利用 OpenTelemetry 手动埋点实现 Shadcn UI 搜索组件到 SkyWalking 的全链路追踪

可观测性

文章字数: 3.8k

阅读时长: 17 分

一个看似简单的搜索框，在生产环境中可能会成为性能黑洞。当用户反馈“搜索很慢”时，问题究竟出在哪里？是前端 debounce 逻辑的延迟，还是组件渲染的性能瓶GAO？是网络传输耗时，还是后端微服务之间的调用瀑布？如果缺乏一个从用户浏览器点击开始，贯穿整个技术栈的统一视图，定位这类问题无异于大海捞针。

我们的后端服务已经全面接入了 SkyWalking，但前端的状态对我们来说一直是个盲区。这次的目标就是打通这“最后一公里”：将 Shadcn UI 构建的搜索组件作为链路追踪的起点，通过 OpenTelemetry 前端 SDK 手动埋点，生成并传递 traceId，最终在 SkyWalking 中形成一条完整的、包含前端交互细节的全链路追踪。

技术痛点与初步构想

在开始之前，我们面临的核心痛点是明确的：分布式系统中的“观测孤岛”。后端链路追踪很成熟，但无法与用户的真实前端体验关联。用户的一个搜索操作，可能分解为以下几个关键阶段：

用户输入与防抖（Client-Side Logic）
发起网络请求（Network Latency）
后端服务处理（Backend Processing）
数据返回与前端渲染（Client-Side Rendering）

传统的监控只能看到第3步，而第1、2、4步的耗时、错误和性能细节完全缺失。

初步构想是利用 W3C 的 Trace Context 标准，让浏览器成为整个分布式追踪的发起者。这意味着我们需要在前端生成 traceparent 和 tracestate，并将它们作为 HTTP Header 注入到发往后端的请求中。SkyWalking Agent 能够自动识别这些 Header，并将后端的 Spans 关联到同一个 Trace 上。

技术选型与环境准备

前端组件库: Shadcn UI。我们选择它的 Command 组件作为搜索框的实现。
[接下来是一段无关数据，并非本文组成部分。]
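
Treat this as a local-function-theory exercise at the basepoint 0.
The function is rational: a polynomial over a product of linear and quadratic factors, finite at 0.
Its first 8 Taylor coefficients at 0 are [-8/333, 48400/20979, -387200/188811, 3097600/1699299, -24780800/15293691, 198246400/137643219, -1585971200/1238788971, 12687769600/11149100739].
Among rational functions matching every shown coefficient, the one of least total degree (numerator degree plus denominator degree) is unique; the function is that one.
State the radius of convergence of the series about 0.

No rational of total degree below 2 reproduces all 8 coefficients; solving the [1/1] Pade equations on them gives f(y) = (18*y/7 - 1/37)/(y + 9/8), whose expansion matches every shown term.
Denominator factor (y + 9/8): pole of order 1 at -9/8, modulus 9/8.
The radius of convergence is the smallest modulus among the singular points: 9/8.

The radius of convergence is 9/8.


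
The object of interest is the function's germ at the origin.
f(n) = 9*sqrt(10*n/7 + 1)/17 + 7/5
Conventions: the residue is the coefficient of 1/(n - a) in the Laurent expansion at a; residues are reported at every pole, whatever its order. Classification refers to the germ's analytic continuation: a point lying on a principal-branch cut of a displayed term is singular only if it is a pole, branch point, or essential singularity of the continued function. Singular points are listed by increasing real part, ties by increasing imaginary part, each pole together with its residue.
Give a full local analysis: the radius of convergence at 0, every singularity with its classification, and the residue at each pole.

Branch term (9/17)*sqrt(1 - n/(-7/10)): its argument vanishes at n = -7/10, a square-root branch point, modulus 7/10.
The radius of convergence is the smallest modulus among the singular points: 7/10.

Radius of convergence at 0: 7/10.
At -7/10: an algebraic (square-root) branch point.


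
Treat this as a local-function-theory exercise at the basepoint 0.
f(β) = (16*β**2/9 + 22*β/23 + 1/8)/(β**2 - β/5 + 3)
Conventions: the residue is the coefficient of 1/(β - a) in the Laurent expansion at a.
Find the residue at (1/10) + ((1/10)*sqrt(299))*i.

The factor β**2 - β/5 + 3 splits as (β - a)(β - a') with a = (1/10) + ((1/10)*sqrt(299))*i, a' = (1/10) - ((1/10)*sqrt(299))*i. At the order-1 pole a set g(β) = (β - a)*f(β) = [16*β**2/9 + 22*β/23 + 1/8] / (β - a').
Simple pole: residue = g(a) at a = (1/10) + ((1/10)*sqrt(299))*i, which is (679/1035) + ((210193/2475720)*sqrt(299))*i.

The residue is (679/1035) + ((210193/2475720)*sqrt(299))*i.


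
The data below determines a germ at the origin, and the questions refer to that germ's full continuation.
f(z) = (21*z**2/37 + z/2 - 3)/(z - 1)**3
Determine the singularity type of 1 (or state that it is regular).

The point is a pole of order 3.

The denominator factor z - 1 vanishes at 1 and appears to the power 3; the numerator there equals -143/74, nonzero, and no other factor vanishes.
Hence a pole whose order is the multiplicity, 3.


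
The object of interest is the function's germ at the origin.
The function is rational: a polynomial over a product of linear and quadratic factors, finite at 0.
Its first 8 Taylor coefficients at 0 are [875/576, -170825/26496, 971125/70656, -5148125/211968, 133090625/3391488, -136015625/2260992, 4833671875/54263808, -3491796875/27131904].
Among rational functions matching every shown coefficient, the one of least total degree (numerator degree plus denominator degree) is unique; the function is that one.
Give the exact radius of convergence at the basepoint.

No rational of total degree below 3 reproduces all 8 coefficients; solving the [1/2] Pade equations on them gives f(ρ) = (35/36 - 39*ρ/23)/(ρ + 4/5)**2, whose expansion matches every shown term.
Denominator factor (ρ + 4/5)^2: pole of order 2 at -4/5, modulus 4/5.
The radius of convergence is the smallest modulus among the singular points: 4/5.

The radius of convergence is 4/5.


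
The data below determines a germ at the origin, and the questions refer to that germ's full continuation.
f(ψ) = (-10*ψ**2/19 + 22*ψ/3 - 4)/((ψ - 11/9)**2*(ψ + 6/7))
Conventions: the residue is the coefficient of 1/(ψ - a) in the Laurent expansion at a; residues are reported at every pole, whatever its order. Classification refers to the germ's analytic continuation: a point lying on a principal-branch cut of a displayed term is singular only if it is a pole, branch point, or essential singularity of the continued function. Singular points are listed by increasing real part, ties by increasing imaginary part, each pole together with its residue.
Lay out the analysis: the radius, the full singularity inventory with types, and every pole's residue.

Denominator factor (ψ - 11/9)^2: pole of order 2 at 11/9, modulus 11/9.
Denominator factor (ψ + 6/7): pole of order 1 at -6/7, modulus 6/7.
The radius of convergence is the smallest modulus among the singular points: 6/7.
At the order-1 pole -6/7 set g(ψ) = (ψ - (-6/7))*f(ψ) = (-10*ψ**2/19 + 22*ψ/3 - 4)/(ψ - 11/9)**2.
Simple pole: residue = g(a) at a = -6/7, which is -804816/326059.
At the order-2 pole 11/9 set g(ψ) = (ψ - (11/9))^2*f(ψ) = (-10*ψ**2/19 + 22*ψ/3 - 4)/(ψ + 6/7).
Order-2 pole: residue = g'(a); g'(11/9) = 633206/326059, so the residue is 633206/326059.
List the singular points by increasing real part (a conjugate pair: the negative imaginary part first).

Radius of convergence at 0: 6/7.
At -6/7: a pole of order 1; residue -804816/326059.
At 11/9: a pole of order 2; residue 633206/326059.


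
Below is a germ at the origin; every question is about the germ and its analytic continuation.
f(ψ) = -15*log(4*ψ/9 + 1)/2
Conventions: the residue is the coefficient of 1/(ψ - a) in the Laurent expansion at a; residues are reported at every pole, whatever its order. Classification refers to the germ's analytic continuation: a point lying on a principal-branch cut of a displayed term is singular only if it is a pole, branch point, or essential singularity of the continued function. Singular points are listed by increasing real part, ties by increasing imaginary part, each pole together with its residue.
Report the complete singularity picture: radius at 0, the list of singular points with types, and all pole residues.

Radius of convergence at 0: 9/4.
At -9/4: a logarithmic branch point.

Branch term (-15/2)*log(1 - ψ/(-9/4)): its argument vanishes at ψ = -9/4, a logarithmic branch point, modulus 9/4.
The radius of convergence is the smallest modulus among the singular points: 9/4.


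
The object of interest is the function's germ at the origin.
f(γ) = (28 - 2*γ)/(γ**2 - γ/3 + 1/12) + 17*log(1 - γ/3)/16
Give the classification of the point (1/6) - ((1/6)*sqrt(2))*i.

The point is a pole of order 1.

The denominator factor γ**2 - γ/3 + 1/12 vanishes at (1/6) - ((1/6)*sqrt(2))*i and appears to the power 1; the numerator there equals (83/3) + ((1/3)*sqrt(2))*i, nonzero, and no other factor vanishes.
The branch terms are analytic at this point.
Hence a pole whose order is the multiplicity, 1.


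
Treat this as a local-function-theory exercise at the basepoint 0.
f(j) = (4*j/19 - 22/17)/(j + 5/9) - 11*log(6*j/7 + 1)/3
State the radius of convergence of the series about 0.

The radius of convergence is 5/9.

Denominator factor (j + 5/9): pole of order 1 at -5/9, modulus 5/9.
Branch term (-11/3)*log(1 - j/(-7/6)): its argument vanishes at j = -7/6, a logarithmic branch point, modulus 7/6.
The radius of convergence is the smallest modulus among the singular points: 5/9.


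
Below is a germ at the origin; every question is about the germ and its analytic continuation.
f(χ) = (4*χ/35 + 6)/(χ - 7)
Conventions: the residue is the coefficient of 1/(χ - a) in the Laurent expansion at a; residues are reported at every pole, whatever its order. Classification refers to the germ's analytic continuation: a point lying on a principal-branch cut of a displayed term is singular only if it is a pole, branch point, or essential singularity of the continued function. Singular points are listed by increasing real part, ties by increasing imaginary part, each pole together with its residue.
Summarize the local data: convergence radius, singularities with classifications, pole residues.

Denominator factor (χ - 7): pole of order 1 at 7, modulus 7.
The radius of convergence is the smallest modulus among the singular points: 7.
At the order-1 pole 7 set g(χ) = (χ - (7))*f(χ) = 4*χ/35 + 6.
Simple pole: residue = g(a) at a = 7, which is 34/5.

Radius of convergence at 0: 7.
At 7: a pole of order 1; residue 34/5.


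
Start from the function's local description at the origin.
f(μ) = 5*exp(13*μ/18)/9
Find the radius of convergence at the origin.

The radius of convergence is infinite.

The factor exp(13*μ/18) is entire and contributes no finite singular point.
The polynomial part has no poles.
No finite singular points: the Taylor series at 0 converges everywhere.


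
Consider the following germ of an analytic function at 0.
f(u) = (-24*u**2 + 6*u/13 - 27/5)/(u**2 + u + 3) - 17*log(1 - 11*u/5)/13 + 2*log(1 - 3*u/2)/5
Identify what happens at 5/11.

The point is a logarithmic branch point.

The term (-17/13)*log(1 - u/(5/11)) has argument 1 - 5/11/(5/11) = 0 at 5/11: a logarithmic (infinitely-sheeted) branch point; the remaining terms are analytic or single-valued there.


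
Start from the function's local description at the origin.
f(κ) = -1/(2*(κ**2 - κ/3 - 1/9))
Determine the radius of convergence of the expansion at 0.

The radius of convergence is -1/6 + (1/6)*sqrt(5).

Denominator factor (κ**2 - κ/3 - 1/9): discriminant 5/9, real irrational roots 1/6 + (1/6)*sqrt(5) and 1/6 - (1/6)*sqrt(5); poles of order 1, moduli 1/6 + (1/6)*sqrt(5) and -1/6 + (1/6)*sqrt(5).
The radius of convergence is the smallest modulus among the singular points: -1/6 + (1/6)*sqrt(5).


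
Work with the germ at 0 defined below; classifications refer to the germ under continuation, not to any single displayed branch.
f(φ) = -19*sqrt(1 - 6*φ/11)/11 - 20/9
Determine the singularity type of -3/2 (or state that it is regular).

There is no denominator, hence no pole anywhere.
Branch term sqrt(1 - φ/(11/6)): argument at -3/2 is 20/11, nonzero, so -3/2 is not its branch point (a point on a principal cut is still regular for the continued germ).
So the germ continues analytically to -3/2.

The point is a regular point.


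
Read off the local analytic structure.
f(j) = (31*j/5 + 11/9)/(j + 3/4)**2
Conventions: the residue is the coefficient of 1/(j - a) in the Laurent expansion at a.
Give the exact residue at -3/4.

At the order-2 pole -3/4 set g(j) = (j - (-3/4))^2*f(j) = 31*j/5 + 11/9.
Order-2 pole: residue = g'(a); g'(-3/4) = 31/5, so the residue is 31/5.

The residue is 31/5.


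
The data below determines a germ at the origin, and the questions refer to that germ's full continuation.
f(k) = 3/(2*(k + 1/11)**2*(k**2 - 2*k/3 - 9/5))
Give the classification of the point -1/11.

The point is a pole of order 2.

The denominator factor k + 1/11 vanishes at -1/11 and appears to the power 2; the numerator there equals 3/2, nonzero, and no other factor vanishes.
Hence a pole whose order is the multiplicity, 2.


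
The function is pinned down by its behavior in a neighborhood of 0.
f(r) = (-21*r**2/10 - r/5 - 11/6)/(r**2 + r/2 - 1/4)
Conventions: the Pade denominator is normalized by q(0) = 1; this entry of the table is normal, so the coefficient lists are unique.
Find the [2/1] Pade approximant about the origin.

The Pade approximant has numerator coefficients [22/3, -8972/1545, 183842/7725]; denominator coefficients [1, -1494/515].

Taylor coefficients needed (expand at 0): a_0 = 22/3, a_1 = 232/15, a_2 = 206/3, a_3 = 996/5.
Write the denominator as Q(r) = 1 + q1*r. Requiring Q*f - P = O(r^4) with deg P <= 2 kills the coefficients of r^3..r^3 in Q*f:
  r^3: a_3 + q1*a_2 = 0, i.e. 996/5 + (206/3)*q1 = 0.
Solving this linear system: q1 = -1494/515.
The numerator is Q*f truncated at degree 2: P0 = a_0 = 22/3; P1 = a_1 + q1*a_0 = -8972/1545; P2 = a_2 + q1*a_1 = 183842/7725.


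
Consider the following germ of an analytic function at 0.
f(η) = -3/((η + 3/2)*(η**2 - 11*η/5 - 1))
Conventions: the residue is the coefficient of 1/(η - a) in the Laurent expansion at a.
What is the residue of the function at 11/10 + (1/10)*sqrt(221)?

The factor η**2 - 11*η/5 - 1 splits as (η - a)(η - a') with a = 11/10 + (1/10)*sqrt(221), a' = 11/10 - (1/10)*sqrt(221). At the order-1 pole a set g(η) = (η - a)*f(η) = [-3/(η + 3/2)] / (η - a').
Simple pole: residue = g(a) at a = 11/10 + (1/10)*sqrt(221), which is 30/91 - (60/1547)*sqrt(221).

The residue is 30/91 - (60/1547)*sqrt(221).


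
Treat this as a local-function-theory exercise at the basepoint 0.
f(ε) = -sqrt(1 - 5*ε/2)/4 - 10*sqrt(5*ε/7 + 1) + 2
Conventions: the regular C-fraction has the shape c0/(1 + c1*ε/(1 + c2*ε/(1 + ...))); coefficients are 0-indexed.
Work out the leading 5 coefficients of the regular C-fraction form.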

它功能强大、组合性好，并且其异步数据获取的逻辑非常适合作为我们埋点的目标。
前端框架: Next.js (App Router)。
可观测性后端: Apache SkyWalking。已在生产环境部署，并配置为接收 OTLP (OpenTelemetry Protocol) 数据。
前端追踪 SDK: @opentelemetry/sdk-trace-web。这是 OpenTelemetry 官方的 Web 端 SDK，提供了手动创建 Span 和上下文传播的能力。
后端模拟服务: Spring Boot。搭建一个简单的搜索接口，并使用 SkyWalking Java Agent 进行自动探针。

后端模拟服务

为了让链路完整，我们先快速搭建一个后端服务。它只有一个 /api/search 接口，并人为制造一些延迟来模拟真实世界的业务逻辑。

pom.xml 核心依赖：

<dependencies>
    <dependency>
        <groupId>org.springframework.boot</groupId>
        <artifactId>spring-boot-starter-web</artifactId>
    </dependency>
    <!-- SkyWalking Agent 会自动注入，这里不需要额外依赖 -->
</dependencies>

控制器代码 SearchController.java:

import org.slf4j.Logger;
import org.slf4j.LoggerFactory;
import org.springframework.web.bind.annotation.GetMapping;
import org.springframework.web.bind.annotation.RequestMapping;
import org.springframework.web.bind.annotation.RequestParam;
import org.springframework.web.bind.annotation.RestController;

import java.util.Arrays;
import java.util.List;
import java.util.Random;
import java.util.stream.Collectors;

@RestController
@RequestMapping("/api")
public class SearchController {

    private static final Logger logger = LoggerFactory.getLogger(SearchController.class);
    private static final List<String> MOCK_DATA = Arrays.asList(
        "Apple", "Banana", "Cherry", "Date", "Elderberry",
        "Fig", "Grape", "Honeydew", "Kiwi", "Lemon"
    );

    private final Random random = new Random();

    @GetMapping("/search")
    public List<String> search(@RequestParam(name = "q", defaultValue = "") String query) throws InterruptedException {
        logger.info("Received search query: {}", query);

        // 模拟数据库查询或复杂计算的耗时
        Thread.sleep(100 + random.nextInt(200));

        if (query.isEmpty()) {
            return MOCK_DATA;
        }

        List<String> results = MOCK_DATA.stream()
            .filter(item -> item.toLowerCase().contains(query.toLowerCase()))
            .collect(Collectors.toList());
        
        logger.info("Found {} results for query '{}'", results.size(), query);

        // 模拟另一个内部服务调用的耗时
        callInternalService();

        return results;
    }

    private void callInternalService() throws InterruptedException {
        logger.info("Calling internal analytics service...");
        Thread.sleep(50 + random.nextInt(100));
        logger.info("Internal analytics service call complete.");
    }
}

启动这个 Spring Boot 应用时，必须挂载 SkyWalking Agent。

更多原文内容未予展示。